I’m a little concerned they’re trying to pull users into their own ‘portal’ thing with Spaces and various other Live.com crap, but it’s hardly as if they’re the only ones doing that. It’s ironic that we’re getting into an era of allegedly-more-open citizen-powered media that’s becoming progressively more isolated because of service providers. For example, what the heck do Yahoo! do? I don’t get it. I don’t know anyone that uses their Messenger service, or their blog service (Yeah! They have one! What the heck?! Discovered this last week and was suitably shocked), or their email service. Same goes for AOL (nearly… I know a handful of people that have an AIM account and supposedly use it… but it’s literally a handful, as in I have enough fingers to count all of them, and I don’t know whether they actually use it or not, not having an account myself!). And as for MSN Spaces… hmm. Well, my MSN Spaces page says “This isn’t my real blog, go elsewhere.” I flicked through a couple of other peoples today (Messenger Beta makes that pretty easy, though not significantly any better than the latest stable release) and found more than a few who were uncertain as to whether they should keep their MSN space or just go with Blogger. Every non-geek I know who blogs uses Blogger. More power to Google.

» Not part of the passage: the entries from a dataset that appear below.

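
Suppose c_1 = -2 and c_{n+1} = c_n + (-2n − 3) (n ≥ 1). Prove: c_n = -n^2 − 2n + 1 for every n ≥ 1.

Base case: c_1 = -2, and -1^2 − 2·1 + 1 = -2.
Assume c_j = -j^2 − 2j + 1.
Then c_{j+1} = c_j + (-2j − 3) = (-j^2 − 2j + 1) + (-2j − 3) = -j^2 − 4j − 2,
and -(j+1)^2 − 2·(j+1) + 1 = -j^2 − 4j − 2.
This completes the inductive step, so c_n = -n^2 − 2n + 1 for all n ≥ 1.

c_n = -n^2 − 2n + 1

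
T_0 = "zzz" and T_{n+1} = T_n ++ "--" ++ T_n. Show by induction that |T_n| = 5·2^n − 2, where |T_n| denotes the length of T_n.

Base case: |T_0| = 3, and 5·2^0 − 2 = 3.
Assume |T_j| = 5·2^j − 2.
Then |T_{j+1}| = |T_j| + 2 + |T_j| = 2|T_j| + 2 = 2(5·2^j − 2) + 2 = 5·2^{j+1} − 4 + 2 = 5·2^{j+1} − 2.
This completes the inductive step, so |T_n| = 5·2^n − 2 for all n ≥ 0.

|T_n| = 5·2^n − 2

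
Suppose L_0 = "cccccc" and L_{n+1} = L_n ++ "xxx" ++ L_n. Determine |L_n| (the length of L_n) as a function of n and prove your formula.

Claim: |L_n| = 9·2^n − 3.

Base case: |L_0| = 6, and 9·2^0 − 3 = 6.
Assume |L_k| = 9·2^k − 3.
Then |L_{k+1}| = |L_k| + 3 + |L_k| = 2|L_k| + 3 = 2(9·2^k − 3) + 3 = 9·2^{k+1} − 6 + 3 = 9·2^{k+1} − 3.
By induction, |L_n| = 9·2^n − 3 for all n ≥ 0.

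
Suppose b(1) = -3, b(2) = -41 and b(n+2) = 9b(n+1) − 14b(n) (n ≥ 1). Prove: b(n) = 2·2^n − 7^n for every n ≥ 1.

Base cases: b(1) = -3 and 2·2^1 − 7^1 = -3; b(2) = -41 and 2·2^2 − 7^2 = -41.
Assume b(j) = 2·2^j − 7^j for all 1 ≤ j ≤ k, where k ≥ 2.
Then b(k+1) = 9b(k) − 14b(k−1) = 9·(2·2^k − 7^k) − 14·(2·2^{k−1} − 7^{k−1}) = 2·(9·2 − 14)2^{k−1} − (9·7 − 14)7^{k−1} = 8·2^{k−1} − 49·7^{k−1} = 2·2^{k+1} − 7^{k+1}.
Hence b(n) = 2·2^n − 7^n for every n ≥ 1, by strong induction.

b(n) = 2·2^n − 7^n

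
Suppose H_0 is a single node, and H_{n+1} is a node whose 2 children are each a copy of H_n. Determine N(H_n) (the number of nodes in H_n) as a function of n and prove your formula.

Claim: N(H_n) = 2^{n+1} − 1.

Base case: N(H_0) = 1, and 2^{0+1} − 1 = 1.
Assume N(H_m) = 2^{m+1} − 1.
Then N(H_{m+1}) = 1 + 2N(H_m) = 1 + 2(2^{m+1} − 1) = 2^{m+2} − 2 + 1 = 2^{m+2} − 1.
This completes the inductive step, so N(H_n) = 2^{n+1} − 1 for all n ≥ 0.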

But I’m sure these demographics vary enormously depending on who you know: the point is, I’m not seeing any crossover, which is a little worrying. Of course, I only ever search using Google, so go fire conspiracy theories around all you like… I reckon most blog content on these services isn’t at all compelling, and doesn’t need to be. Blogs are, for the most part, mass-CC:-email substitutes that really shouldn’t be archived… and these easier to use services are probably exacerbating that problem.
I don’t excuse this blog from that entirely, of course, but there’s more than a little bit of content here that draws search engine traffic and is “timeless” in a sense that “my dog ate crayons for breakfast this morning and went to the vet and they said this happens all the time” could never be. But I digress, hugely (a failing of the medium, no doubt!)
So that’s all very interesting. Interested to hear if others know people in multiple “service provider universes” or if everyone’s friends are, for the most part, confined to a particular service (and what that service may be). If you’ve got a blog, this’d be a great time to play pingback/trackback tag instead of just commenting here… I’d love it if this could get a little viral and we could see what platforms people are using and “why”. For me, it’s mostly just that everyone I know is using a particular service. What is it for you?